Desde cedo, o jovem Robert revelou interesse pelos livros e por aprender, se bem que não apreciasse a disciplina da escola. O meio ambiente em que cresceu levou-o a aperceber-se, ainda em criança, da existência da maldade à sua volta, com violência, o aumento da criminalidade provocado pelo nascente negócio do petróleo. Essa vivência com uma acentuada componente física trouxe-lhe, em particular, um gosto pelos desportos, entre eles a luta livre, a halterofilia e especialmente o boxe. Essa apetência pela actividade física decerto terá contribuído para a criação de algumas das suas mais famosas personagens, como o guerreiro bárbaro Conan.

O gosto pela leitura e um talento inato para a escrita levaram o jovem Robert, ainda antes de completar 10 anos de idade, a iniciar-se na escrita de histórias de aventuras, em que descrevia lutas e batalhas envolvendo povos diversos como os Vikings ou os Árabes.

A partir de 1919, a família mudou-se para a localidade de Cross Plains, sempre no Texas, onde Robert Howard viveria até ao fim dos seus dias. A cidade haveria de desenvolver-se extraordinariamente a partir do ano seguinte, devido à descoberta de petróleo nas suas imediações. Os efeitos deste súbito enriquecimento não se terão feito esperar e impressionaram sobremaneira o jovem, o qual, anos mais tarde, numa carta escrita a Howard P. Lovecraft, haveria de recordar os jovens desse tempo que vira cair nas teias do crime, da droga, da bebida e do jogo.

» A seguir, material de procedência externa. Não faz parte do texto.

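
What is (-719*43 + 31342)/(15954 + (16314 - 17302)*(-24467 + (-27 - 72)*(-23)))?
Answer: 425/21939674 ≈ 1.9371e-5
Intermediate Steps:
(-719*43 + 31342)/(15954 + (16314 - 17302)*(-24467 + (-27 - 72)*(-23))) = (-30917 + 31342)/(15954 - 988*(-24467 - 99*(-23))) = 425/(15954 - 988*(-24467 + 2277)) = 425/(15954 - 988*(-22190)) = 425/(15954 + 21923720) = 425/21939674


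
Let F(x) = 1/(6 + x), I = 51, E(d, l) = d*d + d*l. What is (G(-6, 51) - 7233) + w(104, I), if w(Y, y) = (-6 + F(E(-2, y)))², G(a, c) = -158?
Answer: -62251615/8464 ≈ -7354.9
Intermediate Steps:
E(d, l) = d² + d*l
w(Y, y) = (-6 + 1/(10 - 2*y))² (w(Y, y) = (-6 + 1/(6 - 2*(-2 + y)))² = (-6 + 1/(6 + (4 - 2*y)))² = (-6 + 1/(10 - 2*y))²)
(G(-6, 51) - 7233) + w(104, I) = (-158 - 7233) + (-59 + 12*51)²/(4*(-5 + 51)²) = -7391 + (¼)*(-59 + 612)²/46² = -7391 + (¼)*553²*(1/2116) = -7391 + (¼)*305809*(1/2116) = -7391 + 305809/8464 = -62251615/8464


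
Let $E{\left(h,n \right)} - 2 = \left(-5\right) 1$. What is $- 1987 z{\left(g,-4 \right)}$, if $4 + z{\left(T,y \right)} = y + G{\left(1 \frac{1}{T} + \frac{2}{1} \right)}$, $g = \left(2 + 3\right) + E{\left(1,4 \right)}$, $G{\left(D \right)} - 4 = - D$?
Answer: $\frac{25831}{2} \approx 12916.0$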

Aos 16 anos, Robert foi completar os seus estudos secundários na cidade vizinha de Brownwood, onde continuou a desenvolver o seu gosto pela História, pela escrita e pela poesia, na companhia de colegas como Tevis Clyde Smith e Truett Vinson. Foi precisamente no jornal do liceu de Brownwood, The Tattler, nesse ano de 1922, que Robert E. Howard publicou as suas primeiras histórias, Golden Hope’s Christmas e West is West, ambas premiadas. Dois anos mais tarde, em 1924, enquanto frequentava em Brownwood um curso de estenografia, vendeu a sua primeira história à famosa revista Weird Tales (2), que tinha sido fundada por J. C. Henneberger no ano anterior. Ao longo dos anos, Robert E. Howard haveria de converter-se num dos mais importantes autores desta publicação.

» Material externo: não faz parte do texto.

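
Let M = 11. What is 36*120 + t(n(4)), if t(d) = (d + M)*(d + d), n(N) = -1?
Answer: 4300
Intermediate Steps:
t(d) = 2*d*(11 + d) (t(d) = (d + 11)*(d + d) = (11 + d)*(2*d) = 2*d*(11 + d))
36*120 + t(n(4)) = 36*120 + 2*(-1)*(11 - 1) = 4320 + 2*(-1)*10 = 4320 - 20 = 4300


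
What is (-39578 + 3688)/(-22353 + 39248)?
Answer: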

Entretanto, enquanto ganhava algum dinheiro com diversas ocupações menores, o jovem autor desenvolveu um grande interesse pela poesia, escrevendo centenas de poemas, muitos dos quais publicados também na Weird Tales, outros em várias outras revistas da especialidade. Esses poemas tratavam da mesma temática que os contos que escrevia, incluindo cenas de guerra e violência. Embora acabasse por se afastar da poesia, sensivelmente a partir de 1930, a sua experiência nesse campo pode encontrar-se nos seus textos em prosa, que são vibrantes e utilizam uma panóplia de imagens poderosas.

Ao mesmo tempo, um tanto frustrado pelos trabalhos que conseguia encontrar e que lhe desagradavam profundamente, envolveu-se mais no mundo do boxe, tendo combatido amiúde.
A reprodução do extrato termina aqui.